McNairy County’s last elected director of schools was Judy Turner in 1996. Only two states in the nation–Alabama and Florida–allow for elected school district superintendents. According to local records, the McNairy County Commission has almost annually requested a return to elected superintendents.

The Mayor executed a called meeting of the Resolution Committee to discuss writing a resolution in support of a bill that would be sent to the Tennessee legislature. The bill would allow each county in Tennessee to elect its superintendent, giving the taxpayers the opportunity to again vote for the director of schools. This resolution will be crafted by the county’s attorney and go before the full commission for a vote. Both the county and the school board are represented by the same counsel, but the former is charged with writing the resolution. 

According to the state, Tennessee school board members are elected by the community to make and to oversee critical decisions about the school district.  In McNairy County, we have seven elected school board members who represent each county district. Even though the State Department of Education is the primary responsible agent for overseeing education in Tennessee, local school boards are charged with overseeing the governance of education within each district or school community. School boards work with the individual needs of their district, following guidelines and laws set forth by the federal and state governments, the State Department of Education and the State Board of Education.

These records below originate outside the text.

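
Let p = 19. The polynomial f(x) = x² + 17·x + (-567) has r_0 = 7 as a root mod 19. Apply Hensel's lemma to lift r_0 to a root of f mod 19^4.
r_3 = 94171 (mod 130321)

Hensel: r_{i+1} = r_i − f(r_i)·(f′(r_i))^{-1} mod 19^{i+2}, f′(x) = 2x + 17. Iterate:
  r_0 = 7 (mod 19)
  r_1 = 311 (mod 361)
  r_2 = 5004 (mod 6859)
  r_3 = 94171 (mod 130321)
Final: r = 94171 satisfies f(r) ≡ 0 mod 19^4.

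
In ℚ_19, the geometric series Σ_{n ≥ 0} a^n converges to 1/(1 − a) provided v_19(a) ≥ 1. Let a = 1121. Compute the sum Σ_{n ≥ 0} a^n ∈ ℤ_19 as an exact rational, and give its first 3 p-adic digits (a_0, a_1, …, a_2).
Σ a^n = 1/(1 − a) = -1/1120;  first 3 digits = (1, 2, 7)

v_19(a) = 1 ≥ 1, so the series converges in ℤ_19 to 1/(1 − a) = 1/(1 − 1121) = -1/1120. Expand this rational in ℤ_19: compute digits iteratively via d_i = x_i mod 19, x_{i+1} = (x_i − d_i)/19. The first 3 digits are (1, 2, 7).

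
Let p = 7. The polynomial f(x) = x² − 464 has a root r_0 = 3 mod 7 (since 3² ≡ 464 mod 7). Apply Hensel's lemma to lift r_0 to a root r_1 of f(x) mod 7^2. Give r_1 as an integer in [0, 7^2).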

The relationship of the school board to voters and to their superintendent are as follows: VOTERS elect the local board of education; the BOARD OF EDUCATION selects the superintendent/director of schools, adapts policies, budgets and goals and communicates with the community; the SUPERINTENDENT hires staff and implements goals, objectives and policies of the school board.

The resolution committee heavily discussed both concerns over performance and philosophical issues covered in a story covering the meeting. Ultimately, however, no definitive reason was given. 

The primary concern is that elected superintendents are required to be a resident in the county, which limits the school board’s ability to search outside of the county if no local candidate is deemed suitable. Opponents worry that the superintendent, if elected, will devote more time to raising money for re-election and serving private interests rather than serving the interest of our children. The 1992 law was determined as the ideal way for rural school boards to select the best person for the job and to hold them accountable with swift action, rather than awaiting another election cycle to address a performance issue.

In recent years, McNairy County has even seen this in action, when our elected school board fired an appointed superintendent. 

Proponents of an elected superintendent argue that voters will feel they have lost their rights: the director of schools is often charged with the largest budget in the community and is frequently its largest employer. 

Many question if this decision might be one of control, as appointed superintendents and our elected board of education may have an agenda contrary to that of the county commission in the use of revenue for the school system’s budget. 

“McNairy County has, on several occasions, let it be known their desire to elect a superintendent. I shared that, for any of us to consider this, it would require a resolution to make if official. I am 

here to present the wishes of the county to the legislation. If the resolution is submitted to me by the commission, then I will take it to the legislative body. This would have to be introduced as a general 

bill and would have statewide impact,” stated Senator Page Walley, District 26, representing McNairy, Chester, Decatur, Fayette, Hardeman, Haywood and Henderson counties. Walley confirmed McNairy as the only county from his district to have requested such a bill. In any case, Senator Walley stands willing to introduce the bill and affirms his respect for the processes of local government. 

“I voted for the 1992 bill under the McWherter administration while serving as representative, but [I] was not serving McNairy County at that time. There is a lot of detail that would have to be considered with dialogue and debate on the change,” admitted Walley.“I have the highest esteem for the McNairy County school board and superintendent. I worked closely with him during this very unusual special session. I have called him and all my superintendents on many occasions and have worked with them well,” Walley confirmed. No matter what side of the debate one is on, such a bill would likely face opposition. But one thing is for sure: debate and dialogue have a place in democracy. We all want what is best for our children, but we do not need interference by one political body with the duties and affairs of another.

In the early 1990s, Tennessee joined all but three other states–one of these, Mississippi, has since moved to appointed superintendents–in requiring appointed superintendents. Increasing disappointment with the state’s education system led to the 1992 Education Improvement Act, which eliminated elected superintendents and remains in effect today. 

From our vantage point, there are a plethora other issues that should take priority over the conversation to move to an elected superintendent. The greatest of these priorities is to facilitate communication among our elected officials, a number of whom cannot share the same air in the room. Furthermore, one cannot expect high-quality education to be cultivated in McNairy County if the Education Committee has never met under the current administration where a healthy discussion should start. 

I trust that the majority of Tennessee legislators and forty-eight other states have good reasons for requiring that directors of schools be appointed; regardless, we encourage any dialogue that will make McNairy County better.